1. allocation method
2. Extract the common factor, and pay attention to extract the same factor.
3. Pay attention to the structure to make the formula conform to the conditions of multiplication and division.
Fourth, split method.
As the name implies, the splitting method is to split a number into several numbers for the convenience of calculation.
Such as: 2 and 5, 4 and 5, 2 and 2.5, 4 and 2.5, 8 and 1.25, etc. Be careful not to change the size of the number when splitting. 3.2× 12.5×25 1.25×88 3.6×0.25
Fifth, skillfully change division into multiplication.
In other words, turn division into multiplication.
Sixth, the cracking method
Fraction splitting refers to splitting the items in the fraction formula so that the split items can be offset before and after. This splitting calculation is called splitting method. The common splitting method is to split a number into the sum or difference of two or more digital units. When you encounter the calculation problem of split items, you should carefully observe the numerator and denominator of each item, find out the same relationship between the numerator and denominator of each item, and find out the part with * * * *. The problem of splitting term does not need complicated calculation, and it is generally the process of eliminating the middle part. In this case, it is most fundamental to find the similar parts of two adjacent items and let them be eliminated.

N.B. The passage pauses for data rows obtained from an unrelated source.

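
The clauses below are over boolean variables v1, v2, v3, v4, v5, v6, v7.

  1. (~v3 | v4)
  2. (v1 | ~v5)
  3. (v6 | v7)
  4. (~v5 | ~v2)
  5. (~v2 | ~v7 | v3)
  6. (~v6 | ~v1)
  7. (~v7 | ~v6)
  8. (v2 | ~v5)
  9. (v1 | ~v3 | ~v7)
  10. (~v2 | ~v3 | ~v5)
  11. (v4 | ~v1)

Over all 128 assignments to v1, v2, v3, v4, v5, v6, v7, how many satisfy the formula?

11

Case analysis on v1 and v2:
  v1=1, v2=1: remaining (v3,v4,v5,v6,v7) ∈ {(1,1,0,0,1)} — 1.
  v1=1, v2=0: remaining (v3,v4,v5,v6,v7) ∈ {(0,1,0,0,1); (1,1,0,0,1)} — 2.
  v1=0, v2=1: remaining (v3,v4,v5,v6,v7) ∈ {(0,0,0,1,0); (0,1,0,1,0); (1,1,0,1,0)} — 3.
  v1=0, v2=0: 5 of the 32 assignments to (v3,v4,v5,v6,v7) work.
Total: 1 + 2 + 3 + 5 = 11.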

Three key features of fractional splitting terms:
(1) molecules are all the same, the simplest form is all 1, and the complex form can be all x(x is any natural number), but as long as x is extracted, it can be transformed into an operation that all molecules are 1.
(2) The denominator is the product of several natural numbers, and the factors on two adjacent denominators are "end to end". (3) The difference between several factors on the denominator is a constant value.
In short, simple calculation is nothing more than the associative law, commutative law, distributive law, split and pieced together.